Uterine fibroids. You’ve probably heard of treatment for uterine fibroids. You know that it is, and, most likely, you know that at some point in a woman’s life, the risk of developing this condition increases significantly.
Do you have any reason to worry?
Many women have uterine fibroids at some point in their lives. Many do not even realize it because they do not experience symptoms. Uterine fibroids are often accidentally detected during a pelvic examination or ultrasound.
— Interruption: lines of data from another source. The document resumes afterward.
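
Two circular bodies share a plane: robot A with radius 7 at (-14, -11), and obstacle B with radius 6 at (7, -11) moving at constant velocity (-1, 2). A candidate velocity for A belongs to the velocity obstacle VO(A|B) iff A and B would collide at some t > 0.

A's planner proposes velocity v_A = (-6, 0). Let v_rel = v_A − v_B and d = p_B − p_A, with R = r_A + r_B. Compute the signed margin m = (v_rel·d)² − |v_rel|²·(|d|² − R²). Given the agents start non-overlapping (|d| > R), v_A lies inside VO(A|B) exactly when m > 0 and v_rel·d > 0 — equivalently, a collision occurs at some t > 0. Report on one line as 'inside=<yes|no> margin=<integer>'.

d = (21, 0),  |d|² = 441;  R = 7+6 = 13,  c = 441−13² = 272
v_rel = (-5, -2),  |v_rel|² = 29;  v_rel·d = (-5)·(21) + (-2)·(0) = -105
29·t² + 210·t + 272 = 0  ⇒  m = (-105)² − 29·272 = 3137
m = 3137 > 0,  v_rel·d = -105 < 0  ⇒  outside

inside=no margin=3137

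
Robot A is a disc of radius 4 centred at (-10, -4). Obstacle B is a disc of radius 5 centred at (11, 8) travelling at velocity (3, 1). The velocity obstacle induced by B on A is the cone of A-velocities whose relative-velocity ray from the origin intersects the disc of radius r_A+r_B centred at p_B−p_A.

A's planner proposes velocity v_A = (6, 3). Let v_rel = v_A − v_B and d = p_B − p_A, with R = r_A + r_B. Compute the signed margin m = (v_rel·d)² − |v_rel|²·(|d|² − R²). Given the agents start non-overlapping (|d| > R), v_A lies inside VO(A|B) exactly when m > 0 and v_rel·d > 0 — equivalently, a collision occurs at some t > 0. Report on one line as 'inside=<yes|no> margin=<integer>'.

d = (21, 12),  |d|² = 585;  R = 4+5 = 9,  c = 585−9² = 504
v_rel = (3, 2),  |v_rel|² = 13;  v_rel·d = (3)·(21) + (2)·(12) = 87
13·t² − 174·t + 504 = 0  ⇒  m = 87² − 13·504 = 1017
m = 1017 > 0,  v_rel·d = 87 > 0  ⇒  inside

inside=yes margin=1017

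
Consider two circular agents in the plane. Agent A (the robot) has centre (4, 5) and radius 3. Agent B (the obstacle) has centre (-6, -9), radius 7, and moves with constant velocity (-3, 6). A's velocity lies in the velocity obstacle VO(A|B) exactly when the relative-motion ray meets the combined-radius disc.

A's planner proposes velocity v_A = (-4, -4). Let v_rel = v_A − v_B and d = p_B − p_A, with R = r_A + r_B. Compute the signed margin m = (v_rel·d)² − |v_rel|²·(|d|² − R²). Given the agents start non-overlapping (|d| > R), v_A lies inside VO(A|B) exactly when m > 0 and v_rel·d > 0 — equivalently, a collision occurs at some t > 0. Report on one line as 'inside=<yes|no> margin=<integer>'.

d = (-10, -14),  |d|² = 296;  R = 3+7 = 10,  c = 296−10² = 196
v_rel = (-1, -10),  |v_rel|² = 101;  v_rel·d = (-1)·(-10) + (-10)·(-14) = 150
101·t² − 300·t + 196 = 0  ⇒  m = 150² − 101·196 = 2704
m = 2704 > 0,  v_rel·d = 150 > 0  ⇒  inside

inside=yes margin=2704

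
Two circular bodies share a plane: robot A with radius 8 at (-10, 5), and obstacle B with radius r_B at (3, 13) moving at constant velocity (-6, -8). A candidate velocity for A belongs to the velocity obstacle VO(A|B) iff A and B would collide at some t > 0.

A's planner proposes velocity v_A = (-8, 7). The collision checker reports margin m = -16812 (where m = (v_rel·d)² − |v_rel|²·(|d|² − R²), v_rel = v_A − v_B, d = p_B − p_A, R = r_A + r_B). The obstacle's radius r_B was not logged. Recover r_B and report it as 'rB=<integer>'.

m = -16812
d = (13, 8);  v_rel = (-2, 15),  |v_rel|² = 229
v_rel×d = (-2)·(8) − (15)·(13) = -211
since m = R²·229 − (-211)²:  R² = (44521 + -16812) / 229 = 121
R = √121 = 11  ⇒  r_B = 11 − 8 = 3

rB=3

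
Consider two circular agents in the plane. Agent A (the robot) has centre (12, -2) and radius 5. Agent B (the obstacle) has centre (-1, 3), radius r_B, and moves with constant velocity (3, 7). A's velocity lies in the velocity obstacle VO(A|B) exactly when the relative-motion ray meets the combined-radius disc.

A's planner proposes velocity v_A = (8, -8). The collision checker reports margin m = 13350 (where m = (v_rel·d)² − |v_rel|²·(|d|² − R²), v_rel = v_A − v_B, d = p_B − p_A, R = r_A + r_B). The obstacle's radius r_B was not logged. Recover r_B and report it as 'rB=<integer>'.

m = 13350
d = (-13, 5);  v_rel = (5, -15),  |v_rel|² = 250
v_rel×d = (5)·(5) − (-15)·(-13) = -170
since m = R²·250 − (-170)²:  R² = (28900 + 13350) / 250 = 169
R = √169 = 13  ⇒  r_B = 13 − 5 = 8

rB=8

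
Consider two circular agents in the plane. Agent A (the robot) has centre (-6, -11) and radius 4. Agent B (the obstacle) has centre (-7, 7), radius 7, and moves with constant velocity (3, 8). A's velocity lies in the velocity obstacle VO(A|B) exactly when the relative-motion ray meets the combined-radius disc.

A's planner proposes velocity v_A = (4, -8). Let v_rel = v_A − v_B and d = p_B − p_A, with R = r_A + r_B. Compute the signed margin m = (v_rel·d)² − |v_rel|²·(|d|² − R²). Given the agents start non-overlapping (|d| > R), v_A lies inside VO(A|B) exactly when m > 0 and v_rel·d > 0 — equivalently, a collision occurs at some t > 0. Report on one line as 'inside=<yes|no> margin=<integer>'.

d = (-1, 18),  |d|² = 325;  R = 4+7 = 11,  c = 325−11² = 204
v_rel = (1, -16),  |v_rel|² = 257;  v_rel·d = (1)·(-1) + (-16)·(18) = -289
257·t² + 578·t + 204 = 0  ⇒  m = (-289)² − 257·204 = 31093
m = 31093 > 0,  v_rel·d = -289 < 0  ⇒  outside

inside=no margin=31093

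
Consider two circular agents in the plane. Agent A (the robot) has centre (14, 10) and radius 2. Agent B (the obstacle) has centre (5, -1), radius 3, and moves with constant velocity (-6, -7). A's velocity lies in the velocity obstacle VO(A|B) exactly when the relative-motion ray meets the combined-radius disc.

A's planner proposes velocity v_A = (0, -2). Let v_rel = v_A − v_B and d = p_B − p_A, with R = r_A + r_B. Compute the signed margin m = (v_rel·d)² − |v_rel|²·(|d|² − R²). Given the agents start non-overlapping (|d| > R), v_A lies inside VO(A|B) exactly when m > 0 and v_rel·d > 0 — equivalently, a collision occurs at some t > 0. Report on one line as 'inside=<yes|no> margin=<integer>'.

d = (-9, -11),  |d|² = 202;  R = 2+3 = 5,  c = 202−5² = 177
v_rel = (6, 5),  |v_rel|² = 61;  v_rel·d = (6)·(-9) + (5)·(-11) = -109
61·t² + 218·t + 177 = 0  ⇒  m = (-109)² − 61·177 = 1084
m = 1084 > 0,  v_rel·d = -109 < 0  ⇒  outside

inside=no margin=1084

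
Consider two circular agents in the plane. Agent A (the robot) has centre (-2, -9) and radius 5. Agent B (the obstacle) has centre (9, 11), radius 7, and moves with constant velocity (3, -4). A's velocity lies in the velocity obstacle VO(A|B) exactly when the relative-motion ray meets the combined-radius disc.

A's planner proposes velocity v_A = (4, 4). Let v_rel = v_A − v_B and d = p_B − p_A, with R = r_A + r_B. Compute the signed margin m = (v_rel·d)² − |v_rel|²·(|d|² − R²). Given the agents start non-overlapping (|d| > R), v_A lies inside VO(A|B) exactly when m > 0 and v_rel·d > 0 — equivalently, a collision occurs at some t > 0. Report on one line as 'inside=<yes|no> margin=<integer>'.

d = (11, 20),  |d|² = 521;  R = 5+7 = 12,  c = 521−12² = 377
v_rel = (1, 8),  |v_rel|² = 65;  v_rel·d = (1)·(11) + (8)·(20) = 171
65·t² − 342·t + 377 = 0  ⇒  m = 171² − 65·377 = 4736
m = 4736 > 0,  v_rel·d = 171 > 0  ⇒  inside

inside=yes margin=4736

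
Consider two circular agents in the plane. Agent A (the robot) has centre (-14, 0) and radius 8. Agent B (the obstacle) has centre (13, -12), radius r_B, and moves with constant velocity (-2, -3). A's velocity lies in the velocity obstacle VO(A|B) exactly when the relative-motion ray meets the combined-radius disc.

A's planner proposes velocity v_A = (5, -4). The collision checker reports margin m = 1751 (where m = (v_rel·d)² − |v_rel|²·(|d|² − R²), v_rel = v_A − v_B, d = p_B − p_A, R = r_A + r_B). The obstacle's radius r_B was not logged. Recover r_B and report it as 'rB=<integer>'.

m = 1751
d = (27, -12);  v_rel = (7, -1),  |v_rel|² = 50
v_rel×d = (7)·(-12) − (-1)·(27) = -57
since m = R²·50 − (-57)²:  R² = (3249 + 1751) / 50 = 100
R = √100 = 10  ⇒  r_B = 10 − 8 = 2

rB=2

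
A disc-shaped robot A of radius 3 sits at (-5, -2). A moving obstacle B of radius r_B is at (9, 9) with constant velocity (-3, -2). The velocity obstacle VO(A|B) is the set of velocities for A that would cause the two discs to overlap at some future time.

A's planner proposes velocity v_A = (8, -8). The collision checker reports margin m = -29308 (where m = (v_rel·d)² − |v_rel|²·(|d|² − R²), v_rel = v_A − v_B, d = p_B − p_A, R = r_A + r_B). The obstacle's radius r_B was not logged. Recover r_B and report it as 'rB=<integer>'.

m = -29308
d = (14, 11);  v_rel = (11, -6),  |v_rel|² = 157
v_rel×d = (11)·(11) − (-6)·(14) = 205
since m = R²·157 − 205²:  R² = (42025 + -29308) / 157 = 81
R = √81 = 9  ⇒  r_B = 9 − 3 = 6

rB=6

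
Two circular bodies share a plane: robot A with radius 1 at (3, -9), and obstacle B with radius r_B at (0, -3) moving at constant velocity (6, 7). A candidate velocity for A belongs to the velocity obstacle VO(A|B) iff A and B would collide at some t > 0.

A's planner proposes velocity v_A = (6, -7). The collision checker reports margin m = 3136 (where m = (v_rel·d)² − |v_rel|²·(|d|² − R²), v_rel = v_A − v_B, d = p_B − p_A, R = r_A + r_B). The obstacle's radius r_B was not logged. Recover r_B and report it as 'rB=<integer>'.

m = 3136
d = (-3, 6);  v_rel = (0, -14),  |v_rel|² = 196
v_rel×d = (0)·(6) − (-14)·(-3) = -42
since m = R²·196 − (-42)²:  R² = (1764 + 3136) / 196 = 25
R = √25 = 5  ⇒  r_B = 5 − 1 = 4

rB=4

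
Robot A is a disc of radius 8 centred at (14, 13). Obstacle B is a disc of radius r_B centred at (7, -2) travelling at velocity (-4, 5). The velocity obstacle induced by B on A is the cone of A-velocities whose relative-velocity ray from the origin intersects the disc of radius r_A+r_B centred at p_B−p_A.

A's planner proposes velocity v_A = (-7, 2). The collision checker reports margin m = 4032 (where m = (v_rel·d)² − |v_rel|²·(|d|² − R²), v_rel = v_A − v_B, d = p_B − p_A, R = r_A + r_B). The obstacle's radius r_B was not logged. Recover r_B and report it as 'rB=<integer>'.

m = 4032
d = (-7, -15);  v_rel = (-3, -3),  |v_rel|² = 18
v_rel×d = (-3)·(-15) − (-3)·(-7) = 24
since m = R²·18 − 24²:  R² = (576 + 4032) / 18 = 256
R = √256 = 16  ⇒  r_B = 16 − 8 = 8

rB=8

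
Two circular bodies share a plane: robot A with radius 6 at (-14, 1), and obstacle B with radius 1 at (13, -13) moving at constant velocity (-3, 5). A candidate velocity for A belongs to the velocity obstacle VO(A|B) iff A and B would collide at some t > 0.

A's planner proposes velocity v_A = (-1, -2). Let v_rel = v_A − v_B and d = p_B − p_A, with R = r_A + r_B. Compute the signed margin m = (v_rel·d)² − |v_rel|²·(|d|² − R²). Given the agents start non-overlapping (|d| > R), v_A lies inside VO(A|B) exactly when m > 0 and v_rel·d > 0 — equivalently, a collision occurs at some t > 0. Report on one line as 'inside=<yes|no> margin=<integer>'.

d = (27, -14),  |d|² = 925;  R = 6+1 = 7,  c = 925−7² = 876
v_rel = (2, -7),  |v_rel|² = 53;  v_rel·d = (2)·(27) + (-7)·(-14) = 152
53·t² − 304·t + 876 = 0  ⇒  m = 152² − 53·876 = -23324
m = -23324 < 0,  v_rel·d = 152 > 0  ⇒  outside

inside=no margin=-23324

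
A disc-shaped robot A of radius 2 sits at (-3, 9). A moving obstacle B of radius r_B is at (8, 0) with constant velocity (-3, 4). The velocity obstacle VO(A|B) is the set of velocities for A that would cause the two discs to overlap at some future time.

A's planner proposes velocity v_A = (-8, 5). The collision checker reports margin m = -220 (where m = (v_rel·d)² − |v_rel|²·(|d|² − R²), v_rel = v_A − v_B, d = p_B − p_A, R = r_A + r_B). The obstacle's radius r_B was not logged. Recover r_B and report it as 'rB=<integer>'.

m = -220
d = (11, -9);  v_rel = (-5, 1),  |v_rel|² = 26
v_rel×d = (-5)·(-9) − (1)·(11) = 34
since m = R²·26 − 34²:  R² = (1156 + -220) / 26 = 36
R = √36 = 6  ⇒  r_B = 6 − 2 = 4

rB=4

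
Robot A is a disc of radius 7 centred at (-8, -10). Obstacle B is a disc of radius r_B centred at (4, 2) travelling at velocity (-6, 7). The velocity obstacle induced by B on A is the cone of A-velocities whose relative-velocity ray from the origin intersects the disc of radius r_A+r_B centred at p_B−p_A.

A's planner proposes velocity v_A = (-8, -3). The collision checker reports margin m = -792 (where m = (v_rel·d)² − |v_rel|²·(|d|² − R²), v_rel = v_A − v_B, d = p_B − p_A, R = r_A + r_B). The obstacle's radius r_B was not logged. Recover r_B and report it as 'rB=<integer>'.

m = -792
d = (12, 12);  v_rel = (-2, -10),  |v_rel|² = 104
v_rel×d = (-2)·(12) − (-10)·(12) = 96
since m = R²·104 − 96²:  R² = (9216 + -792) / 104 = 81
R = √81 = 9  ⇒  r_B = 9 − 7 = 2

rB=2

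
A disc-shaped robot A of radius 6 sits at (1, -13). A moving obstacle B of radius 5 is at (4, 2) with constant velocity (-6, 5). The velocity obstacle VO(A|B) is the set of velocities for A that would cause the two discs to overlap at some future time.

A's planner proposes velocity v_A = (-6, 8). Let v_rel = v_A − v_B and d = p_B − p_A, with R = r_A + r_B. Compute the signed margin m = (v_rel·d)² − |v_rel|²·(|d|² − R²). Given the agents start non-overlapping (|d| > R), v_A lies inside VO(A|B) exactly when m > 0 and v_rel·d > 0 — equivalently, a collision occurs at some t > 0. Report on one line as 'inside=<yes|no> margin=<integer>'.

d = (3, 15),  |d|² = 234;  R = 6+5 = 11,  c = 234−11² = 113
v_rel = (0, 3),  |v_rel|² = 9;  v_rel·d = (0)·(3) + (3)·(15) = 45
9·t² − 90·t + 113 = 0  ⇒  m = 45² − 9·113 = 1008
m = 1008 > 0,  v_rel·d = 45 > 0  ⇒  inside

inside=yes margin=1008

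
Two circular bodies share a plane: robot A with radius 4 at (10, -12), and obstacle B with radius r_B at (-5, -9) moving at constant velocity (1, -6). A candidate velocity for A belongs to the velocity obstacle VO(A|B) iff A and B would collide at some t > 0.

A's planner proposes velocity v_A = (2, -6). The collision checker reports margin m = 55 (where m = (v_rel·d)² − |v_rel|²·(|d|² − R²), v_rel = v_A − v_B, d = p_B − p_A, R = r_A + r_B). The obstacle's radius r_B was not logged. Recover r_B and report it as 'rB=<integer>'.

m = 55
d = (-15, 3);  v_rel = (1, 0),  |v_rel|² = 1
v_rel×d = (1)·(3) − (0)·(-15) = 3
since m = R²·1 − 3²:  R² = (9 + 55) / 1 = 64
R = √64 = 8  ⇒  r_B = 8 − 4 = 4

rB=4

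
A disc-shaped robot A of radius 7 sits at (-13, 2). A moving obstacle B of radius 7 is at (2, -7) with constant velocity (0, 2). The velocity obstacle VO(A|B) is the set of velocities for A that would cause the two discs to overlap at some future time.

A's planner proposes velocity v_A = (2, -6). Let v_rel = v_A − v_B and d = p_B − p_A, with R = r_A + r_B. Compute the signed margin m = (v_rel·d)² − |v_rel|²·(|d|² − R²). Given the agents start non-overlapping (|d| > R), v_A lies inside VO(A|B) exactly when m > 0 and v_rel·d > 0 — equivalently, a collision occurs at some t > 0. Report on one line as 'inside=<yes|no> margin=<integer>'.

d = (15, -9),  |d|² = 306;  R = 7+7 = 14,  c = 306−14² = 110
v_rel = (2, -8),  |v_rel|² = 68;  v_rel·d = (2)·(15) + (-8)·(-9) = 102
68·t² − 204·t + 110 = 0  ⇒  m = 102² − 68·110 = 2924
m = 2924 > 0,  v_rel·d = 102 > 0  ⇒  inside

inside=yes margin=2924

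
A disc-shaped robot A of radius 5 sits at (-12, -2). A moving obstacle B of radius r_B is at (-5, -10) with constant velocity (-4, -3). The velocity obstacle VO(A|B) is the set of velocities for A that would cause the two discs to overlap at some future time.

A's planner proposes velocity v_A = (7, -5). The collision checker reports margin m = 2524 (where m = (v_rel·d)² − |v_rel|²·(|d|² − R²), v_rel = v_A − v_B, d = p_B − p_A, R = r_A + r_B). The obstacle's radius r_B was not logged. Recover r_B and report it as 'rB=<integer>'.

m = 2524
d = (7, -8);  v_rel = (11, -2),  |v_rel|² = 125
v_rel×d = (11)·(-8) − (-2)·(7) = -74
since m = R²·125 − (-74)²:  R² = (5476 + 2524) / 125 = 64
R = √64 = 8  ⇒  r_B = 8 − 5 = 3

rB=3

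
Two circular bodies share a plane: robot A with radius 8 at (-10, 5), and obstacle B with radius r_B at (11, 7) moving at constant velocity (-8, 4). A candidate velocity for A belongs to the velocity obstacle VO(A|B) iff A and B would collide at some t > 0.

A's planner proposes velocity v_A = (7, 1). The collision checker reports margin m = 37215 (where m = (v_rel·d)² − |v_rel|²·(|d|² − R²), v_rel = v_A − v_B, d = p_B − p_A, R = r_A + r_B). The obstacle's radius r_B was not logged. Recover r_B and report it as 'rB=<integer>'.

m = 37215
d = (21, 2);  v_rel = (15, -3),  |v_rel|² = 234
v_rel×d = (15)·(2) − (-3)·(21) = 93
since m = R²·234 − 93²:  R² = (8649 + 37215) / 234 = 196
R = √196 = 14  ⇒  r_B = 14 − 8 = 6

rB=6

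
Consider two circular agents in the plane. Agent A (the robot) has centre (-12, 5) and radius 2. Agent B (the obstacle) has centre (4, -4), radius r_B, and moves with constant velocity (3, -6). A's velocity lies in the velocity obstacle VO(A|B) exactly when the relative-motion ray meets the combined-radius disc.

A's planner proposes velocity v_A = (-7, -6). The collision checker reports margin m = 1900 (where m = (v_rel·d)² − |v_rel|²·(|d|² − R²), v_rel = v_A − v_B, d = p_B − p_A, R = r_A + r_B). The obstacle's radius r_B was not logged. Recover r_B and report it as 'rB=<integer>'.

m = 1900
d = (16, -9);  v_rel = (-10, 0),  |v_rel|² = 100
v_rel×d = (-10)·(-9) − (0)·(16) = 90
since m = R²·100 − 90²:  R² = (8100 + 1900) / 100 = 100
R = √100 = 10  ⇒  r_B = 10 − 2 = 8

rB=8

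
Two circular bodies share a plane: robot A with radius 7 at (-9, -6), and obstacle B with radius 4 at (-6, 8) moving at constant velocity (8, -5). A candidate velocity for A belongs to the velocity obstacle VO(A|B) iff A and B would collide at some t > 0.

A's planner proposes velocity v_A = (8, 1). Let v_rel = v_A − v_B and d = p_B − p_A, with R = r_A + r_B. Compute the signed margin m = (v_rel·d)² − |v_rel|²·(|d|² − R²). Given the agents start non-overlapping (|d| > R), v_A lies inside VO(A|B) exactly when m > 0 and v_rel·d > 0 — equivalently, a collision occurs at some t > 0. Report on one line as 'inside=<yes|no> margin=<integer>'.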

When symptoms do occur, however, they are directly affected by the location of the fibroid. The most common symptoms that signal the presence of a fibroid in the uterine cavity are:
- Dysmenorrhea (pain during menstruation) and menorrhagia (heavy menstruation)
- Pressure or pain in the lower abdomen
- Infertility, premature births, abortions
- Bladder problems
- Digestive problems
- Venous insufficiency (the presence of varicose veins in the lower limbs)
Uterine fibroids are not necessarily dangerous. However, there are cases in which they may cause discomfort and lead to complications, such as a decrease in red blood cells (anemia), which causes fatigue due to massive blood loss. Rarely a transfusion may be needed.
Do uterine fibroids mean cancer?
The first primary concern about uterine fibroids is whether they can be or become cancerous. The good news is that they are not cancerous; they are benign tumors that require specific investigations and treatments to reduce their size or remove them completely.